Timbul keinginannya untuk memajukan perempuan pribumi, dimana kondisi sosial
saat itu perempuan pribumi berada pada status sosial yang rendah. Kartini
banyak membaca surat kabar Semarang De Locomotief yang diasuh Pieter
Brooshooft, ia juga menerima leestrommel (paket majalah yang diedarkan toko
buku kepada langganan). Di antaranya terdapat majalah kebudayaan dan ilmu
pengetahuan yang cukup berat, juga ada majalah wanita Belanda De Hollandsche
Lelie. Kartini pun kemudian beberapa kali mengirimkan tulisannya dan dimuat di
De Hollandsche Lelie. Dari surat-suratnya tampak Kartini membaca apa saja
dengan penuh perhatian, sambil membuat catatan-catatan. Kadang-kadang Kartini
menyebut salah satu karangan atau mengutip beberapa kalimat. Perhatiannya tidak
hanya semata-mata soal emansipasi wanita, tapi juga masalah sosial umum.
Kartini melihat perjuangan wanita agar memperoleh kebebasan, otonomi dan
persamaan hukum sebagai bagian dari gerakan yang lebih luas. Di antara buku
yang dibaca Kartini sebelum berumur 20, terdapat judul Max Havelaar dan Surat-Surat
Cinta karya Multatuli, yang pada November 1901 sudah dibacanya dua kali. Lalu
De Stille Kraacht (Kekuatan Gaib) karya Louis Coperus. Kemudian karya Van Eeden
yang bermutu tinggi, karya Augusta de Witt yang sedang-sedang saja,
roman-feminis karya Nyonya Goekoop de-Jong Van Beek dan sebuah roman
anti-perang karangan Berta Von Suttner, Die Waffen Nieder (Letakkan Senjata).

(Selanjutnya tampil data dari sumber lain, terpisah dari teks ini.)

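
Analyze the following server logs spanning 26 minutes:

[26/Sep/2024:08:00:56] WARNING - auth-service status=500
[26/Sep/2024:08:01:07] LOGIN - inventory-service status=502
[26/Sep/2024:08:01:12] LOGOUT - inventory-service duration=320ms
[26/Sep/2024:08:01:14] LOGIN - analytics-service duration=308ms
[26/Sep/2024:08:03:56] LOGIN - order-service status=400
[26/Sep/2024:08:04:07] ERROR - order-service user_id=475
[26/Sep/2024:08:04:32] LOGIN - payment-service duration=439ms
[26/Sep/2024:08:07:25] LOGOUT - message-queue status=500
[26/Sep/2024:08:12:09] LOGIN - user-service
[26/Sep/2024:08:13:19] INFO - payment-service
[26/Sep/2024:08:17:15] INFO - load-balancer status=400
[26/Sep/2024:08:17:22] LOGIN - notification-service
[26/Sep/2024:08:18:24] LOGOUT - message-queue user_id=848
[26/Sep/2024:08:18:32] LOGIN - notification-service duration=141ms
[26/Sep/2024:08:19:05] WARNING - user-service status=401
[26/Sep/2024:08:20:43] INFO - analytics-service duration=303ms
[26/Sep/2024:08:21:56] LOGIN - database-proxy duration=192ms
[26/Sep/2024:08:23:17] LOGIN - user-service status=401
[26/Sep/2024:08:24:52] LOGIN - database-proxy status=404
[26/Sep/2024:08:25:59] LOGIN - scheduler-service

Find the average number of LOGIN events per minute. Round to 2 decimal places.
0.42

To calculate the rate:

1. Count total LOGIN events: 11
2. Total time period: 26 minutes
3. Rate = 11 / 26 = 0.42 events per minute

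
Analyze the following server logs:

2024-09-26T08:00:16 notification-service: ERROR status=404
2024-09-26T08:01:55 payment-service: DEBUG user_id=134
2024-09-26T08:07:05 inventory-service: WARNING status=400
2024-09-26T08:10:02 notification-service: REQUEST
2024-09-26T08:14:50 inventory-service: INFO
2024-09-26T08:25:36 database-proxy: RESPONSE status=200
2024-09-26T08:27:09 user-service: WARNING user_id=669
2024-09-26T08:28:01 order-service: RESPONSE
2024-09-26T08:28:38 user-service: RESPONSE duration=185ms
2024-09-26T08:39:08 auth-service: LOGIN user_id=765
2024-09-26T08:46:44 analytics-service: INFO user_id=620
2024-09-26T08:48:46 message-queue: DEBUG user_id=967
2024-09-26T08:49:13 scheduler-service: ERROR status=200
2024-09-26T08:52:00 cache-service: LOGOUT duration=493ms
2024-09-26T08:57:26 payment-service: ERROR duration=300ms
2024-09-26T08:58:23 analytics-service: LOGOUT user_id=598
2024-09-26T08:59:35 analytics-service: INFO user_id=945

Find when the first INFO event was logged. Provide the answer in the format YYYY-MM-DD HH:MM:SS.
2024-09-26 08:14:50

To find the first event:

1. Filter for all INFO events
2. Sort by timestamp
3. Select the first one
4. Timestamp: 2024-09-26 08:14:50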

Semuanya berbahasa Belanda.
Oleh orangtuanya, Kartini disuruh menikah dengan bupati Rembang, Raden Adipati
Joyodiningrat, yang sudah pernah memiliki tiga istri. Kartini menikah pada
tanggal 12 November 1903. Suaminya mengerti keinginan Kartini dan Kartini
diberi kebebasan dan didukung mendirikan sekolah wanita di sebelah timur pintu
gerbang kompleks kantor kabupaten Rembang, atau di sebuah bangunan yang kini
digunakan sebagai Gedung Pramuka. Anak pertama dan sekaligus terakhirnya, RM
Soesalit, lahir pada tanggal 13 September 1904. Beberapa hari kemudian, 17
September 1904, Kartini meninggal pada usia 25 tahun. Kartini dimakamkan di Desa
Bulu, Kecamatan Bulu, Rembang.
Berkat kegigihannya Kartini, kemudian didirikan Sekolah Wanita oleh Yayasan
Kartini di Semarang pada 1912, dan kemudian di Surabaya, Yogyakarta, Malang,
Madiun, Cirebon dan daerah lainnya. Nama sekolah tersebut adalah "Sekolah
Kartini". Yayasan Kartini ini didirikan oleh keluarga Van Deventer,
seorang tokoh Politik Etis. Presiden Soekarno mengeluarkan Keputusan Presiden
Republik Indonesia No.108 Tahun 1964, tanggal 2 Mei 1964, yang menetapkan
Kartini sebagai Pahlawan Kemerdekaan Nasional sekaligus menetapkan hari lahir
Kartini, tanggal 21 April, untuk diperingati setiap tahun sebagai hari besar
yang kemudian dikenal sebagai Hari Kartini.